CodeForces 343D(树链剖分+线段树)

Mad scientist Mike has constructed a rooted tree, which consists of n vertices. Each vertex is a reservoir which can be either empty or filled with water.

The vertices of the tree are numbered from 1 to n with the root at vertex 1. For each vertex, the reservoirs of its children are located below the reservoir of this vertex, and the vertex is connected with each of the children by a pipe through which water can flow downwards.

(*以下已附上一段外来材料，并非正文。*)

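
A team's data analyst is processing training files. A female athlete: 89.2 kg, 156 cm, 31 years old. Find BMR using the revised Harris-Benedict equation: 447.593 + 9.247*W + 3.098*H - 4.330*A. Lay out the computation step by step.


Intercept = 447.593
Weight contribution = 9.247 * 89.2 = 824.8324
Height contribution = 3.098 * 156 = 483.288
Age contribution = 4.33 * 31 = 134.23
BMR = 447.593 + 824.8324 + 483.288 - 134.23
= 1621.48 kcal/day

1621.48 kcal/day


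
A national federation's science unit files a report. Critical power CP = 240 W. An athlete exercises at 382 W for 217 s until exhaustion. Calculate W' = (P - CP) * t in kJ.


P - CP = 382 - 240 = 142 W
W' = 142 * 217 = 30814 J
= 30814 / 1000 = 30.814 kJ

30.814 kJ


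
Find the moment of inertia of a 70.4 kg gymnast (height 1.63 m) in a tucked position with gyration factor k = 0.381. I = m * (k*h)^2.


Radius of gyration = 0.381 * 1.63 = 0.62103 m
I = 70.4 * 0.62103^2
= 70.4 * 0.385678
= 27.152 kg*m^2

27.152 kg*m^2


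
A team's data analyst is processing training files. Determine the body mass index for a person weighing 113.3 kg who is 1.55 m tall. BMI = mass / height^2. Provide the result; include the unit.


BMI = mass / height^2
= 113.3 / 1.55^2
= 113.3 / 2.4025
= 47.16 kg/m^2

47.16 kg/m^2


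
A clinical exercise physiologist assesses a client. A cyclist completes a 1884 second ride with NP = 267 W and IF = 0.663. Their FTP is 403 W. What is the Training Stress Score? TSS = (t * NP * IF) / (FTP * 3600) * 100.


t * NP * IF = 1884 * 267 * 0.663 = 333507.564
FTP * 3600 = 1450800
TSS = (333507.564 / 1450800) * 100 = 22.99

22.99 TSS


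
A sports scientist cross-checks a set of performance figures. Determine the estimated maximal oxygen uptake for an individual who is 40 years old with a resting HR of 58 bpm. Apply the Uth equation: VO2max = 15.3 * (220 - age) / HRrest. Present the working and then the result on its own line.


HRmax = 220 - 40 = 180
VO2max = 15.3 * (180 / 58)
= 15.3 * 3.1034
= 47.48 mL/kg/min

47.48 mL/kg/min


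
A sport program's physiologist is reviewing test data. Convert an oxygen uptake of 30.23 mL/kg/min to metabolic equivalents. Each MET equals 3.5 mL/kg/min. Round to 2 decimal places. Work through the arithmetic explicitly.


One MET = 3.5 mL/kg/min
Number of METs = 30.23 / 3.5
= 8.64 METs

8.64 METs


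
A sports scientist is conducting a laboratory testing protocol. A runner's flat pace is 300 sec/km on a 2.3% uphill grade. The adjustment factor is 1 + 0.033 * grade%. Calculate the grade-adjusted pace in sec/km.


Factor = 1 + 0.033 * 2.3 = 1.0759
Adjusted pace = 300 * 1.0759
= 322.77 sec/km

322.77 s/km


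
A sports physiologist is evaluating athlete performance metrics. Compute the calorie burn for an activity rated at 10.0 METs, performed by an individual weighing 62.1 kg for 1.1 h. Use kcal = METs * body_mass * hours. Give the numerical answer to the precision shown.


Product of METs and mass = 10.0 * 62.1 = 621.0
Total kcal = 621.0 * 1.1 = 683.1 kcal

683.1 kcal


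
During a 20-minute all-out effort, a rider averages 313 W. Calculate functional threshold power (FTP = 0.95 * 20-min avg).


FTP = 0.95 * 313
= 297.35 W

297.35 W


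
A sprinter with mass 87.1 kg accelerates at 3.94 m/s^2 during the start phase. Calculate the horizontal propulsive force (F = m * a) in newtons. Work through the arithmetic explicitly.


F = m * a
= 87.1 * 3.94
= 343.17 N

343.17 N


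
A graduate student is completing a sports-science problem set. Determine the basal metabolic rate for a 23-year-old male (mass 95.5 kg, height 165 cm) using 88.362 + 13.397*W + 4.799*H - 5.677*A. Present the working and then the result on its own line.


BMR = 88.362 + 13.397*95.5 + 4.799*165 - 5.677*23
= 2029.04 kcal/day

2029.04 kcal/day


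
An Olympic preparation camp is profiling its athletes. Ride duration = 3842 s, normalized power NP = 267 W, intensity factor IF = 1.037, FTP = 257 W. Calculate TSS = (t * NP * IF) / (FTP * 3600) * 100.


Numerator = 3842 * 267 * 1.037 = 1063769.118
Denominator = 257 * 3600 = 925200
TSS = 1063769.118 / 925200 * 100
= 114.98

114.98 TSS


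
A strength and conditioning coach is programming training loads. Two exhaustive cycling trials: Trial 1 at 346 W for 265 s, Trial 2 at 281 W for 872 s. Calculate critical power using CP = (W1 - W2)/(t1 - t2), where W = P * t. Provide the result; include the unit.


W1 = 346 * 265 = 91690 J
W2 = 281 * 872 = 245032 J
CP = (91690 - 245032) / (265 - 872)
= -153342 / -607
= 252.62 W

252.62 W


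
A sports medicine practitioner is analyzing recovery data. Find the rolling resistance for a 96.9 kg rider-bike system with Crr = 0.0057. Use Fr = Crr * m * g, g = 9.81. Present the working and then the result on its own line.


m * g = 96.9 * 9.81 = 950.589 N
Fr = 0.0057 * 950.589 = 5.418 N

5.418 N


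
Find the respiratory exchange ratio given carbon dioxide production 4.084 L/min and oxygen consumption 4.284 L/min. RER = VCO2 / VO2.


VCO2 = 4.084 L/min
VO2 = 4.284 L/min
RER = 4.084 / 4.284 = 0.9533

0.9533


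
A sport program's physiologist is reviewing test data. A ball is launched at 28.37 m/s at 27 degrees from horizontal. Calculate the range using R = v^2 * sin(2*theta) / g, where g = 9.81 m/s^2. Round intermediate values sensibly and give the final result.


sin(2 * 27) = sin(54) = 0.809017
v^2 = 28.37^2 = 804.8569
R = 804.8569 * 0.809017 / 9.81
= 66.375 m

66.375 m


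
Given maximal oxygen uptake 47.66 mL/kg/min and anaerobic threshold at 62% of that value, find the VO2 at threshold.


Percentage as decimal = 0.62
VO2 at AT = 47.66 * 0.62 = 29.55 mL/kg/min

29.55 mL/kg/min


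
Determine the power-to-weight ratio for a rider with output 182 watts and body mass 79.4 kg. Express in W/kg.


P/W = 182 / 79.4 = 2.292 W/kg

2.292 W/kg


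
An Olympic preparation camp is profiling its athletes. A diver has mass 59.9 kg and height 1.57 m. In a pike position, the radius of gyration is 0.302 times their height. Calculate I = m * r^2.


r = 0.302 * 1.57 = 0.47414 m
I = m * r^2 = 59.9 * 0.224809 = 13.466 kg*m^2

13.466 kg*m^2


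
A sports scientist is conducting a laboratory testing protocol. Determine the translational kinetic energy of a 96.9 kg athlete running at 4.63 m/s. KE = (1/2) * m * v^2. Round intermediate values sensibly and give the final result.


KE = 0.5 * m * v^2
= 0.5 * 96.9 * 4.63^2
= 0.5 * 96.9 * 21.4369
= 1038.62 J

1038.62 J


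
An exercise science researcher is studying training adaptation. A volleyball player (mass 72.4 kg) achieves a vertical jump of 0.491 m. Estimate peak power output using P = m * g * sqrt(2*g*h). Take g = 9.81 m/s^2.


2 * g * h = 2 * 9.81 * 0.491 = 9.63342
sqrt(9.63342) = 3.103775 m/s
P = 72.4 * 9.81 * 3.103775 = 2204.44 W

2204.44 W


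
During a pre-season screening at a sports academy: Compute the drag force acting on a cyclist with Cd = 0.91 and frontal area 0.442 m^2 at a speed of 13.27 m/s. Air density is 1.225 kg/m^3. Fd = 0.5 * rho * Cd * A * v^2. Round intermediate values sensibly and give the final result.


Step 1: v^2 = 176.0929
Step 2: Fd = 0.5 * 1.225 * 0.91 * 0.442 * 176.0929
= 43.382 N

43.382 N


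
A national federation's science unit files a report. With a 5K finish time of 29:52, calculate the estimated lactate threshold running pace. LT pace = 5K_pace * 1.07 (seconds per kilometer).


Race duration = 1792 s for 5 km
Average pace = 1792 / 5 = 358.4 s/km
LT pace = 358.4 * 1.07
= 383.49 s/km

383.49 s/km


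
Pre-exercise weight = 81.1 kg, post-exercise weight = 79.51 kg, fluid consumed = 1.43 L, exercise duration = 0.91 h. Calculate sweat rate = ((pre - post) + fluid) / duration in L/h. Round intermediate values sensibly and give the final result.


Weight loss = 81.1 - 79.51 = 1.59 kg (approx L)
Total sweat = 1.59 + 1.43 = 3.02 L
Sweat rate = 3.02 / 0.91 = 3.319 L/h

3.319 L/h


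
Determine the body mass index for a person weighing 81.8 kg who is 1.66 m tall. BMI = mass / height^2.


BMI = mass / height^2
= 81.8 / 1.66^2
= 81.8 / 2.7556
= 29.69 kg/m^2

29.69 kg/m^2


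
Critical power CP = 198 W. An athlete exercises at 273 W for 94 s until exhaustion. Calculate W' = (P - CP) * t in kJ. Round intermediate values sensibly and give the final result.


P - CP = 273 - 198 = 75 W
W' = 75 * 94 = 7050 J
= 7050 / 1000 = 7.05 kJ

7.05 kJ


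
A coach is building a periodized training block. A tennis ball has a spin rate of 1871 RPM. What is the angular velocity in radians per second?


Convert RPM to rad/s: multiply by 2*pi and divide by 60
omega = 1871 * 2 * pi / 60
= 195.931 rad/s

195.931 rad/s


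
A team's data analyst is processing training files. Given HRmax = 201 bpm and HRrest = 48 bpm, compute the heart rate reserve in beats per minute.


Heart rate reserve = maximum HR minus resting HR
HRR = 201 - 48 = 153 bpm

153 bpm


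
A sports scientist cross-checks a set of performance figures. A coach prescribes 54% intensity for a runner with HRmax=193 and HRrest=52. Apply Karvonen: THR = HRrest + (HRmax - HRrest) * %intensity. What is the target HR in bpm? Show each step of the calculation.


Heart rate reserve = 193 - 52 = 141
Intensity fraction = 54 / 100 = 0.54
THR = 52 + 141 * 0.54 = 128.14 bpm

128.14 bpm


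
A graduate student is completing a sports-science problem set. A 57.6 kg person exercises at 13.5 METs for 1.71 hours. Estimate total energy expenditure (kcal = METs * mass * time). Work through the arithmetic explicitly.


Energy = METs * mass(kg) * time(h)
= 13.5 * 57.6 * 1.71
= 1329.7 kcal

1329.7 kcal


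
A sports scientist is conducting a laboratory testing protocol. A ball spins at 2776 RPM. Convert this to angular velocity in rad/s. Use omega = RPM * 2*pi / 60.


omega = 2776 * 2 * pi / 60
= 2776 * 6.28318531 / 60
= 17442.122 / 60
= 290.702 rad/s

290.702 rad/s


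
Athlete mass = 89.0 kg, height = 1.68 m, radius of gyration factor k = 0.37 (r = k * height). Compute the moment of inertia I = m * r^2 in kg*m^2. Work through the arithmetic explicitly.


r = k * height = 0.37 * 1.68 = 0.6216 m
r^2 = 0.6216^2 = 0.386387
I = 89.0 * 0.386387 = 34.388 kg*m^2

34.388 kg*m^2


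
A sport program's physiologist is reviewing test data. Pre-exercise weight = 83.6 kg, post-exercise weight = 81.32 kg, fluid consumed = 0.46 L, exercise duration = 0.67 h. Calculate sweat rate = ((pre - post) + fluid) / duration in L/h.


Weight loss = 83.6 - 81.32 = 2.28 kg (approx L)
Total sweat = 2.28 + 0.46 = 2.74 L
Sweat rate = 2.74 / 0.67 = 4.09 L/h

4.09 L/h


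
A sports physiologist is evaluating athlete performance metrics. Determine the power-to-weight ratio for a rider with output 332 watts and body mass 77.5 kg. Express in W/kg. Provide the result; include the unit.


P/W = 332 / 77.5 = 4.284 W/kg

4.284 W/kg


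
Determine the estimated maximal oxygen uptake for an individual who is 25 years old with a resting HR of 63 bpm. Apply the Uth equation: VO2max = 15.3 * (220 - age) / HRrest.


HRmax = 220 - 25 = 195
VO2max = 15.3 * (195 / 63)
= 15.3 * 3.0952
= 47.36 mL/kg/min

47.36 mL/kg/min


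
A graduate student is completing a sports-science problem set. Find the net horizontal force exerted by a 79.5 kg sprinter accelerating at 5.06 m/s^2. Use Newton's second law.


Newton's second law: F = m * a
F = 79.5 * 5.06 = 402.27 N

402.27 N


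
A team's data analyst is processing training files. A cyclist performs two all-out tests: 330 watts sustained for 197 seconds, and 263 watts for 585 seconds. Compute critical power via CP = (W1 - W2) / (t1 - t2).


W1 = P1 * t1 = 330 * 197 = 65010 J
W2 = P2 * t2 = 263 * 585 = 153855 J
CP = (65010 - 153855) / (197 - 585)
= 228.98 W

228.98 W


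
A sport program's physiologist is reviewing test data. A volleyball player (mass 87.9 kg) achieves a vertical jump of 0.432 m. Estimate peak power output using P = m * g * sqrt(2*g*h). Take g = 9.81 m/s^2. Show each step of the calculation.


2 * g * h = 2 * 9.81 * 0.432 = 8.47584
sqrt(8.47584) = 2.91133 m/s
P = 87.9 * 9.81 * 2.91133 = 2510.44 W

2510.44 W


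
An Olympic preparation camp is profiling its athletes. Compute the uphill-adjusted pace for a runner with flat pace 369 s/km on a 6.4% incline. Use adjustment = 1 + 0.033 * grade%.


Adjustment factor = 1 + 0.033 * 6.4 = 1.2112
Grade-adjusted pace = 369 * 1.2112 = 446.93 s/km

446.93 s/km


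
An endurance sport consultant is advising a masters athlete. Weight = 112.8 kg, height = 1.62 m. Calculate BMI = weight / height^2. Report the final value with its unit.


height^2 = 1.62^2 = 2.6244
BMI = 112.8 / 2.6244 = 42.98 kg/m^2

42.98 kg/m^2


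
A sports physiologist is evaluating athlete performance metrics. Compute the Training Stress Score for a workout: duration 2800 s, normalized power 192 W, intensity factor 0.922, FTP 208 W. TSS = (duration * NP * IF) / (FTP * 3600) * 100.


Product = 2800 * 192 * 0.922 = 495667.2
Base = 208 * 3600 = 748800
TSS = 495667.2 / 748800 * 100 = 66.19

66.19 TSS


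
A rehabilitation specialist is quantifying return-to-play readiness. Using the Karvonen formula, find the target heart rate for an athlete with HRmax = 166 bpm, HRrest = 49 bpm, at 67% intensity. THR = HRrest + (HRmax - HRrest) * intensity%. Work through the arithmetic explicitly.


HRR = 166 - 49 = 117
THR = 49 + 117 * 0.67
= 49 + 78.39
= 127.39 bpm

127.39 bpm


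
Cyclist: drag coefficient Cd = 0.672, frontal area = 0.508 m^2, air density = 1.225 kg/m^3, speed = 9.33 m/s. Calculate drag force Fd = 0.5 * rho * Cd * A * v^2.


v^2 = 9.33^2 = 87.0489
Fd = 0.5 * 1.225 * 0.672 * 0.508 * 87.0489
= 18.201 N

18.201 N


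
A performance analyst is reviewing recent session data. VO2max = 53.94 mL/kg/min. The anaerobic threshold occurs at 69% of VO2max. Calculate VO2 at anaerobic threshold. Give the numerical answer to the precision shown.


AT fraction = 69 / 100 = 0.69
AT VO2 = 53.94 * 0.69
= 37.22 mL/kg/min

37.22 mL/kg/min


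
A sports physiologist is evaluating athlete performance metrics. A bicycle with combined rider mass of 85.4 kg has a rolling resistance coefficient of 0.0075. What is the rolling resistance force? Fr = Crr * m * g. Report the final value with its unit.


Fr = 0.0075 * 85.4 * 9.81
= 0.6405 * 9.81
= 6.283 N

6.283 N


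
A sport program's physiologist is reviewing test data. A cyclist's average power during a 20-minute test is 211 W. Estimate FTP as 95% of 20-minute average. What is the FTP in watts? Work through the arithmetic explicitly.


FTP = 20-min power * 0.95
= 211 * 0.95
= 200.45 W

200.45 W


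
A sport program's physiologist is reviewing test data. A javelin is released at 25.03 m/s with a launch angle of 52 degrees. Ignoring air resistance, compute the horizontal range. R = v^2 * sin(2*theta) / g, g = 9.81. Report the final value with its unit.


Launch speed squared = 626.5009
sin(2 * 52 deg) = 0.970296
Range = 626.5009 * 0.970296 / 9.81
= 61.966 m

61.966 m


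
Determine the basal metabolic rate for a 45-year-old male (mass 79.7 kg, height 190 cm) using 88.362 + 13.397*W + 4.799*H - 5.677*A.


BMR = 88.362 + 13.397*79.7 + 4.799*190 - 5.677*45
= 1812.45 kcal/day

1812.45 kcal/day


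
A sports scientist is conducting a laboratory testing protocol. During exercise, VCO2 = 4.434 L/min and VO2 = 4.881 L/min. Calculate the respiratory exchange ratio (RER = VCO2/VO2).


RER = VCO2 / VO2
= 4.434 / 4.881
= 0.9084

0.9084


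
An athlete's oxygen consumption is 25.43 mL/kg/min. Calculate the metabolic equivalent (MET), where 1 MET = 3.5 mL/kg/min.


MET = VO2 / 3.5
= 25.43 / 3.5
= 7.27 METs

7.27 METs


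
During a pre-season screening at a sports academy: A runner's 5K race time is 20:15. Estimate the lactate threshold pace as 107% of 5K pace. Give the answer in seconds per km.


Total race time = 20*60 + 15 = 1215 seconds
5K pace = 1215 / 5 = 243.0 sec/km
LT pace = 243.0 * 1.07 = 260.01 sec/km

260.01 s/km


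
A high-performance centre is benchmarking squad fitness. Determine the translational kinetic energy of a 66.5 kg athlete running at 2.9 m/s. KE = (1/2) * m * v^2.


KE = 0.5 * m * v^2
= 0.5 * 66.5 * 2.9^2
= 0.5 * 66.5 * 8.41
= 279.63 J

279.63 J


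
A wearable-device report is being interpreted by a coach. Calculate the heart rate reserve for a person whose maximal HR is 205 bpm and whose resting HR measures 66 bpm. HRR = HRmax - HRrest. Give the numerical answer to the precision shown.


HRmax = 205 bpm
HRrest = 66 bpm
HRR = 205 - 66 = 139 bpm

139 bpm


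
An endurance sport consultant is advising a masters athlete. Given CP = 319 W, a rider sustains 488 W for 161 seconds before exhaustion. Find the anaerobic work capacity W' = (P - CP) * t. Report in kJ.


Excess power = 488 - 319 = 169 W
Work above CP = 169 * 161 = 27209 J
W' = 27.209 kJ

27.209 kJ


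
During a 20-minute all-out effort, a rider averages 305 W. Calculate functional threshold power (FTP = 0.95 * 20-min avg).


FTP = 0.95 * 305
= 289.75 W

289.75 W


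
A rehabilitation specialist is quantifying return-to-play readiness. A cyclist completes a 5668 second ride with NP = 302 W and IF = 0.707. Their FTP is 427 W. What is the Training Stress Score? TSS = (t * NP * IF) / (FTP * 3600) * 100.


t * NP * IF = 5668 * 302 * 0.707 = 1210197.352
FTP * 3600 = 1537200
TSS = (1210197.352 / 1537200) * 100 = 78.73

78.73 TSS


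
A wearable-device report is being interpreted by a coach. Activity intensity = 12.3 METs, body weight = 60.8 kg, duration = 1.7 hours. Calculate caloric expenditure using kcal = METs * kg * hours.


kcal = 12.3 * 60.8 * 1.7
= 747.84 * 1.7
= 1271.33 kcal

1271.33 kcal


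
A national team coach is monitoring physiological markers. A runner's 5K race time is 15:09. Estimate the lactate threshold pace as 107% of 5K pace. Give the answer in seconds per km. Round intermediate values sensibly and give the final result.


Total race time = 15*60 + 9 = 909 seconds
5K pace = 909 / 5 = 181.8 sec/km
LT pace = 181.8 * 1.07 = 194.53 sec/km

194.53 s/km


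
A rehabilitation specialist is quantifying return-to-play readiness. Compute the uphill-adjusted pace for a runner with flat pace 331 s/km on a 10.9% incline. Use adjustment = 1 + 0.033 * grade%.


Adjustment factor = 1 + 0.033 * 10.9 = 1.3597
Grade-adjusted pace = 331 * 1.3597 = 450.06 s/km

450.06 s/km


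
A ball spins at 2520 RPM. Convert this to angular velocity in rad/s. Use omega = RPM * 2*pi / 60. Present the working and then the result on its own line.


omega = 2520 * 2 * pi / 60
= 2520 * 6.28318531 / 60
= 15833.627 / 60
= 263.894 rad/s

263.894 rad/s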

Mike wants to do the following operations with the tree:

Fill vertex v with water. Then v and all its children are filled with water.
Empty vertex v. Then v and all its ancestors are emptied.
Determine whether vertex v is filled with water at the moment.
Initially all vertices of the tree are empty.
Mike has already compiled a full list of operations that he wants to perform in order. Before experimenting with the tree Mike decided to run the list through a simulation. Help Mike determine what results will he get after performing all the operations.

Input
The first line of the input contains an integer n (1 ≤ n ≤ 500000) — the number of vertices in the tree. Each of the following n - 1 lines contains two space-separated numbers ai, bi (1 ≤ ai, bi ≤ n, ai ≠ bi) — the edges of the tree.

The next line contains a number q (1 ≤ q ≤ 500000) — the number of operations to perform. Each of the following q lines contains two space-separated numbers ci (1 ≤ ci ≤ 3), vi (1 ≤ vi ≤ n), where ci is the operation type (according to the numbering given in the statement), and vi is the vertex on which the operation is performed.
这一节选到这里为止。